Klarinet Archive - Posting 000467.txt from 2002/11

From: Tony@-----.uk (Tony Pay)
Subj: Re: [kl] Dark Sound
Date: Mon, 25 Nov 2002 23:54:55 -0500

On Mon, 11 Nov 2002 14:04:18 -0800, timr@-----.com said:

> No, we don't! That's the ENTIRE point of this very long discussion.
> There is no concensus on what "dark" means. One man's "dark" is
> another man's "warm", one man's "velvet" is another man's "bright".
> These are completely subjective terms. What is the opposite of
> "dark" playing?
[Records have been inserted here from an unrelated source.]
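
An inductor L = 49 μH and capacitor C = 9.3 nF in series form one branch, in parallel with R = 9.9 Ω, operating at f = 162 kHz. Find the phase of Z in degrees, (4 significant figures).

ω = 2πf = 1.018e+06 rad/s
X_L = ωL = 49.88 Ω
X_C = 1/(ωC) = 105.6 Ω
Branch 1: Z₁ = R = 9.900 Ω
Branch 2 (series LC): Z₂ = j(X_L − X_C) = −j55.76 Ω
Parallel: Z = Z₁Z₂/(Z₁+Z₂), |Z| = 9.748 Ω, ∠Z = -10.07°

-10.07°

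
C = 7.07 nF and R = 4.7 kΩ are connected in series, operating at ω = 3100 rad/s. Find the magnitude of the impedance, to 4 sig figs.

X_C = 1/(ωC) = 45630 Ω
Z = 4700 − j45630 Ω
|Z| = √(4700² + 45630²) = 45870 Ω

45870 Ω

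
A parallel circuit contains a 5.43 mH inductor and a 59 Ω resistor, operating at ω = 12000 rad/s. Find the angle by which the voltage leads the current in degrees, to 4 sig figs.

42.16°

X_L = ωL = 65.16 Ω
Parallel: admittances add. Y = 1/R + 1/(jωL)
Y = (0.01695 − j0.01535) S
|Y| = 0.02286 S → |Z| = 1/|Y| = 43.74 Ω, ∠Z = −∠Y = 42.16°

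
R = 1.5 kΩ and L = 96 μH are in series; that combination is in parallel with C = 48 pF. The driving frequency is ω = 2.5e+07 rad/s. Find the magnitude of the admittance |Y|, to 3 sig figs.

920 μS

X_L = ωL = 2400 Ω
X_C = 1/(ωC) = 833 Ω
Branch 1 (R+jX_L): Z₁ = 1500 + j2400 Ω, |Z₁| = 2830 Ω
Branch 2 (−jX_C): Z₂ = −j833 Ω
Parallel: Z = Z₁Z₂/(Z₁+Z₂), |Z| = 1090 Ω, ∠Z = -78.3°
|Y| = 1/|Z| = 920 μS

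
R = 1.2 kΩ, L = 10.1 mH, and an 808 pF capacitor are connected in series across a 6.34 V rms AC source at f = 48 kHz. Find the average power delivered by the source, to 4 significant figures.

18.85 mW

ω = 2πf = 301600 rad/s
X_L = ωL = 3046 Ω
X_C = 1/(ωC) = 4104 Ω
Net reactance X = X_L − X_C = -1058 Ω
Z = 1200 − j1058 Ω
|Z| = √(1200² + 1058²) = 1599 Ω
∠Z = arctan(-1058/1200) = -41.39°
I = V/|Z| = 3.964 mA
P = VI cos φ = 6.34 × 0.003964 × cos(-41.39°) = 18.85 mW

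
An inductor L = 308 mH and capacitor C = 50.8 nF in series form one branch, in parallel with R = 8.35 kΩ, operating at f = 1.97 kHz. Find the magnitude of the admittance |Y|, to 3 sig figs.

ω = 2πf = 12380 rad/s
X_L = ωL = 3810 Ω
X_C = 1/(ωC) = 1590 Ω
Branch 1: Z₁ = R = 8350 Ω
Branch 2 (series LC): Z₂ = j(X_L − X_C) = j2220 Ω
Parallel: Z = Z₁Z₂/(Z₁+Z₂), |Z| = 2150 Ω, ∠Z = 75.1°
|Y| = 1/|Z| = 466 μS

466 μS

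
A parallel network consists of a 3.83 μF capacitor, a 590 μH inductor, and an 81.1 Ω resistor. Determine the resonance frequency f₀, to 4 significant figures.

3.348 kHz

ω₀ = 1/√(LC) = 1/√(0.00059 × 3.83e-06) = 21040 rad/s
f₀ = ω₀/(2π) = 3.348 kHz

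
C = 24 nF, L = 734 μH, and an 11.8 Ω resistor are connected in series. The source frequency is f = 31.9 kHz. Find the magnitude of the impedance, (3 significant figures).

61.9 Ω

ω = 2πf = 200400 rad/s
X_L = ωL = 147 Ω
X_C = 1/(ωC) = 208 Ω
Net reactance X = X_L − X_C = -60.8 Ω
Z = 11.8 − j60.8 Ω
|Z| = √(11.8² + 60.8²) = 61.9 Ω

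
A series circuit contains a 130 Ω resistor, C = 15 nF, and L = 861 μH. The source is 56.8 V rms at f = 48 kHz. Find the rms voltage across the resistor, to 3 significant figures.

ω = 2πf = 301600 rad/s
X_L = ωL = 260 Ω
X_C = 1/(ωC) = 221 Ω
Net reactance X = X_L − X_C = 38.6 Ω
Z = 130 + j38.6 Ω
|Z| = √(130² + 38.6²) = 136 Ω
I = V/|Z| = 419 mA
V_R = I·|Z_R| = 0.419 × 130 = 54.4 V

54.4 V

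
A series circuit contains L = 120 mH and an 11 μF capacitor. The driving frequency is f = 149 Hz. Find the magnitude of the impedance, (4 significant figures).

15.24 Ω

ω = 2πf = 936.2 rad/s
X_L = ωL = 112.3 Ω
X_C = 1/(ωC) = 97.10 Ω
Net reactance X = X_L − X_C = 15.24 Ω
Z = j15.24 Ω
|Z| = √(0² + 15.24²) = 15.24 Ω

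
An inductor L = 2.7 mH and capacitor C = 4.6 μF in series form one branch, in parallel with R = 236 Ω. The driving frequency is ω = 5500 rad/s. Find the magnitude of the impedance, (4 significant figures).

24.54 Ω

X_L = ωL = 14.85 Ω
X_C = 1/(ωC) = 39.53 Ω
Branch 1: Z₁ = R = 236.0 Ω
Branch 2 (series LC): Z₂ = j(X_L − X_C) = −j24.68 Ω
Parallel: Z = Z₁Z₂/(Z₁+Z₂), |Z| = 24.54 Ω, ∠Z = -84.03°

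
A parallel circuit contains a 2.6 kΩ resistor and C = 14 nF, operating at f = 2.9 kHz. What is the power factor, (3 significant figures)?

0.833

ω = 2πf = 18220 rad/s
X_C = 1/(ωC) = 3920 Ω
Parallel: admittances add. Y = 1/R + jωC
Y = (0.000385 + j0.000255) S
|Y| = 0.000462 S → |Z| = 1/|Y| = 2170 Ω, ∠Z = −∠Y = -33.6°
cos φ = cos(-33.6°) = 0.833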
Is it "bright"? Is it "white"? What makes it so?

I think that if we were to look at a very small part of someone's
playing, we would achieve a consensus.

For example, I think we would all agree that an appoggiatura should
almost always be 'bright', and its resolution 'dark'.
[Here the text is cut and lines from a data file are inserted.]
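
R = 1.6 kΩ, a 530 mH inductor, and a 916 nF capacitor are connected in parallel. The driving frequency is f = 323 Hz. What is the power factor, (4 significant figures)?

0.5581

ω = 2πf = 2029 rad/s
X_L = ωL = 1076 Ω
X_C = 1/(ωC) = 537.9 Ω
Parallel: admittances add. Y = 1/R + 1/(jωL) + jωC
Y = (0.0006250 + j0.0009293) S
|Y| = 0.001120 S → |Z| = 1/|Y| = 892.9 Ω, ∠Z = −∠Y = -56.08°
cos φ = cos(-56.08°) = 0.5581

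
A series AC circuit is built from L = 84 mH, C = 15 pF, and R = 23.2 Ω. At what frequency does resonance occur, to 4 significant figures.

141.8 kHz

ω₀ = 1/√(LC) = 1/√(0.084 × 1.5e-11) = 890900 rad/s
f₀ = ω₀/(2π) = 141.8 kHz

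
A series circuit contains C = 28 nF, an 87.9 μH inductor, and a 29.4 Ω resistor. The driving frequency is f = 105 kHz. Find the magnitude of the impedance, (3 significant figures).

29.7 Ω

ω = 2πf = 659700 rad/s
X_L = ωL = 58.0 Ω
X_C = 1/(ωC) = 54.1 Ω
Net reactance X = X_L − X_C = 3.86 Ω
Z = 29.4 + j3.86 Ω
|Z| = √(29.4² + 3.86²) = 29.7 Ω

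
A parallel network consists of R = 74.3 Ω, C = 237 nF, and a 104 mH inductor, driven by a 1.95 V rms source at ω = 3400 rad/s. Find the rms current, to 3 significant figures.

26.5 mA

X_L = ωL = 354 Ω
X_C = 1/(ωC) = 1240 Ω
Parallel: admittances add. Y = 1/R + 1/(jωL) + jωC
Y = (0.0135 − j0.00202) S
|Y| = 0.0136 S → |Z| = 1/|Y| = 73.5 Ω, ∠Z = −∠Y = 8.54°
I = V/|Z| = 1.95/73.5 = 26.5 mA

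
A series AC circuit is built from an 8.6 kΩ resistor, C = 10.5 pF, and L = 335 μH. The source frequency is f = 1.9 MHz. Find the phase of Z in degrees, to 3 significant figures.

-24.8°

ω = 2πf = 1.194e+07 rad/s
X_L = ωL = 4000 Ω
X_C = 1/(ωC) = 7980 Ω
Net reactance X = X_L − X_C = -3980 Ω
Z = 8600 − j3980 Ω
|Z| = √(8600² + 3980²) = 9480 Ω
∠Z = arctan(-3980/8600) = -24.8°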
On the other hand, I've sometimes thought, particularly while teaching,
that if only we could get people to recognise what an appoggiatura is,
why it resolves, and what bright and dark mean psychologically in that
resolution, we'd have gone quite a long way down the road of explaining
what musicality consists of.

So perhaps it's not so simple after all.

Tony
--
_________ Tony Pay
|ony:-) 79 Southmoor Rd Tony@-----.uk
| |ay Oxford OX2 6RE http://classicalplus.gmn.com/artists
tel/fax 01865 553339

... I think not, said Descartes; and promptly vanished.